Australia: Psychiatric care policy under broad attack

The NSW Government struggled yesterday to defend its policy of putting the mentally ill back into the community after a revolt by police and health industry unions. The NSW Police Association backed its commissioner, Ken Moroney, who said officers should not have to deal with "every madman" being let out. The uproar follows a pitchfork and knife attack, according to Mr Moroney, by a mentally ill man this week on four police officers on the state's central coast, which resulted in serious injuries to three of them. The event has reignited a debate about closing down large mental institutions and releasing patients into the community.
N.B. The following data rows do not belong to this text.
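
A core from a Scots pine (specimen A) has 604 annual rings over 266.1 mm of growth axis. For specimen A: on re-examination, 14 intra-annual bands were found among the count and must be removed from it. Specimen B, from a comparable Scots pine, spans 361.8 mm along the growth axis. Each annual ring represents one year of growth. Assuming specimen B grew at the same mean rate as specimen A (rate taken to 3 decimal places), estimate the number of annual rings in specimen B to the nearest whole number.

802 annual rings

Specimen A: true annual ring count = 604 − 14 = 590.
A: Extension rate ≈ 266.1 / 590 = 0.451 mm per year.
Specimen B: 361.8 mm / 0.451 mm per year = 802.22 years ≈ 802 annual rings.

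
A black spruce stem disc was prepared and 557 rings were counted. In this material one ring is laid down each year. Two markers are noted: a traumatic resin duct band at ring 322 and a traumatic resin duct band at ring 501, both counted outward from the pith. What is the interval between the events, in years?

179 years

501 − 322 = 179 rings lie between the two events.
That is 179 years at one ring per year.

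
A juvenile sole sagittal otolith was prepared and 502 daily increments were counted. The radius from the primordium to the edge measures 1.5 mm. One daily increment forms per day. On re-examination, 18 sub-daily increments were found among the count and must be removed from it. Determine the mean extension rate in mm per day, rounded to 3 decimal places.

Adjusted count: 502 − 18 = 484 daily increments.
Mean rate = 1.5 mm / 484 days ≈ 0.003 mm per day.

0.003 mm per day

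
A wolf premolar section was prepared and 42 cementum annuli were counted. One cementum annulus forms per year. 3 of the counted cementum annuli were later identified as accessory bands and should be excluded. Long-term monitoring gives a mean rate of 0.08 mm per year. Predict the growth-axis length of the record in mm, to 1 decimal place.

3.1 mm

After corrections the count is 42 − 3 = 39 cementum annuli.
Predicted length = 0.08 mm/year × 39 years = 3.1 mm.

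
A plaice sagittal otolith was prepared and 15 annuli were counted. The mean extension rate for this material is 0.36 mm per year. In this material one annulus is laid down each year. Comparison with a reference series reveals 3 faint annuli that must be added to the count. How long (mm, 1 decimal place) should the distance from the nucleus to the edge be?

6.5 mm

After corrections the count is 15 + 3 = 18 annuli.
Length ≈ 0.36 × 18 = 6.5 mm.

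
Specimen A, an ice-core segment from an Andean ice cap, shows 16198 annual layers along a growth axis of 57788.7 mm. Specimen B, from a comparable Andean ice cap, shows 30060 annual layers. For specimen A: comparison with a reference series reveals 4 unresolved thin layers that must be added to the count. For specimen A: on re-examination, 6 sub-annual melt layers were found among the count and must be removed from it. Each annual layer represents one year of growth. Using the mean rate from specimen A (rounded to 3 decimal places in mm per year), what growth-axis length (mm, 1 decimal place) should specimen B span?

107254.1 mm

Specimen A: adjusted count: 16198 − 6 + 4 = 16196 annual layers.
A: Mean rate = 57788.7 mm / 16196 years ≈ 3.568 mm/year.
Length of B = 3.568 × 30060 = 107254.1 mm.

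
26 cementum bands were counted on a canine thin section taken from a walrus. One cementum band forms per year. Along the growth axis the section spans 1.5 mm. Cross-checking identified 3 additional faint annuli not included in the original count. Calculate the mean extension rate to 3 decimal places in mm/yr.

0.052 mm/yr

True cementum band count = 26 + 3 = 29.
Extension rate ≈ 1.5 / 29 = 0.052 mm/yr.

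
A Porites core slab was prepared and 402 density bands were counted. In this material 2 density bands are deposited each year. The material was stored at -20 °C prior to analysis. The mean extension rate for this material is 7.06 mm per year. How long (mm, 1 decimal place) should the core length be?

With 2 density bands per year, 402 / 2 = 201 years.
201 years at 7.06 mm/year gives 7.06 × 201 = 1419.1 mm.

1419.1 mm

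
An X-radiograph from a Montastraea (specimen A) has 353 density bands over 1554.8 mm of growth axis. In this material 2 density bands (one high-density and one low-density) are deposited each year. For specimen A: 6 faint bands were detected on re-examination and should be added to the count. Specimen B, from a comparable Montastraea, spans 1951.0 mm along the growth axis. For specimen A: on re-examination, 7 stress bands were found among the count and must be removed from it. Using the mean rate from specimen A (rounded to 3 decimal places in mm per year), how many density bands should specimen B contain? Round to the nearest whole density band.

Specimen A: adjusted count: 353 − 7 + 6 = 352 density bands.
Specimen A: 352 density bands at 2 per year is 352 / 2 = 176 years.
A: Extension rate ≈ 1554.8 / 176 = 8.834 mm/year.
B spans 1951.0 / 8.834 = 220.85 years; at 2 density bands per year that is 220.85 × 2 ≈ 442 density bands.

442 density bands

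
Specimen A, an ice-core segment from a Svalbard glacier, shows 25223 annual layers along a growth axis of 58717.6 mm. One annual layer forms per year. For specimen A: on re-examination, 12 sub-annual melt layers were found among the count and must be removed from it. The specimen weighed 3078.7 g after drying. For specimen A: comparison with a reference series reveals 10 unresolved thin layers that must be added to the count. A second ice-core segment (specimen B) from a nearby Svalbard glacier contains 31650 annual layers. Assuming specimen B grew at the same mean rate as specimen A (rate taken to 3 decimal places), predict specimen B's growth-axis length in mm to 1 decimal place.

73681.2 mm

Specimen A: adjusted count: 25223 − 12 + 10 = 25221 annual layers.
A: Mean rate = 58717.6 mm / 25221 years ≈ 2.328 mm/year.
For B, 2.328 mm/year × 31650 years = 73681.2 mm.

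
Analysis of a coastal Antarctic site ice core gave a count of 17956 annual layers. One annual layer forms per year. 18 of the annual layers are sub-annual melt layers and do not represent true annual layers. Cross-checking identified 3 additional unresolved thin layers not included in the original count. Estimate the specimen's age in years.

Adjusted count: 17956 − 18 + 3 = 17941 annual layers.
With a one-to-one annual layer periodicity this is 17941 years.

17941 years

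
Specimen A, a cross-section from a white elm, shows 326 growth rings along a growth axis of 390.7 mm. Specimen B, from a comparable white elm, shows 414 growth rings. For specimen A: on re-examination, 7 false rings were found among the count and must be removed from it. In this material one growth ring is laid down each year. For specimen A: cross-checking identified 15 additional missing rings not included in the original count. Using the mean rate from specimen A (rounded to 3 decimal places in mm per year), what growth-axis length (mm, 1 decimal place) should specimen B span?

Specimen A: correcting the raw count gives 326 − 7 + 15 = 334 true growth rings.
A: 390.7 mm over 334 years gives 390.7 / 334 ≈ 1.170 mm/year.
For B, 1.170 mm/year × 414 years = 484.4 mm.

484.4 mm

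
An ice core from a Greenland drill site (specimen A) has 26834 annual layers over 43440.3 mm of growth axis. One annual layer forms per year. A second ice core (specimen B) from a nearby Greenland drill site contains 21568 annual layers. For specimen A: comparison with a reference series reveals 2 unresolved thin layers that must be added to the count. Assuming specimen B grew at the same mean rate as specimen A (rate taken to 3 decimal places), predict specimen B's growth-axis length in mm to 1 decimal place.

34918.6 mm

Specimen A: adjusted count: 26834 + 2 = 26836 annual layers.
A: Mean rate = 43440.3 mm / 26836 years ≈ 1.619 mm/year.
B's length ≈ 1.619 × 21568 = 34918.6 mm.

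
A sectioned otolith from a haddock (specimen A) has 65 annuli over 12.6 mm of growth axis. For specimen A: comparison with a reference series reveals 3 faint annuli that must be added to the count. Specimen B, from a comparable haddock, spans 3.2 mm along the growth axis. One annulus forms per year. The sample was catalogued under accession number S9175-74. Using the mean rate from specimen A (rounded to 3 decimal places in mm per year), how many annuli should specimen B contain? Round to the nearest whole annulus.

Specimen A: correcting the raw count gives 65 + 3 = 68 true annuli.
A: Extension rate ≈ 12.6 / 68 = 0.185 mm per year.
B spans 3.2 / 0.185 = 17.30 years ≈ 17 annuli.

17 annuli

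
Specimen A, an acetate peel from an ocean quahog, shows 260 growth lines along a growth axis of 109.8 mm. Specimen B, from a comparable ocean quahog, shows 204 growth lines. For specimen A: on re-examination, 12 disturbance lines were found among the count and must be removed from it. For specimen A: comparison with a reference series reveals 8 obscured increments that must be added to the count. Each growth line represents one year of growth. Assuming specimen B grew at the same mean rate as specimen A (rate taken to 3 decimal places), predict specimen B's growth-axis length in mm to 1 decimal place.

87.5 mm

Specimen A: after corrections the count is 260 − 12 + 8 = 256 growth lines.
A: 109.8 mm over 256 years gives 109.8 / 256 ≈ 0.429 mm/yr.
B's length ≈ 0.429 × 204 = 87.5 mm.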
Deputy state Liberal leader Barry O'Farrell said yesterday the Government had implemented only half of the recommendations of the major mental health report by public service strategist David Richmond. The Government had closed down the institutions without providing adequate services to enable discharged patients to cope in society, as Professor Richmond recommended in his 1983 report, Mr O'Farrell said. The secretary of the Comprehensive Area Service Psychiatrists Network, Alan Rosen, said community intervention teams had been "starved of resources". Some had closed down, while others had restricted their hours. Public psychiatry was "chasing its tail" as a result.

The police association's Luke Hannon said the pitchfork case should have been dealt with by trained mental health experts. Health Minister John Hatzistergos claimed yesterday figures ranking NSW fifth in terms of states' per-capita spending on mental health were out of date. State director of forensic mental health John Basson said the Government was trying to catch up with earlier inadequate spending on helping the mentally ill to cope in the community.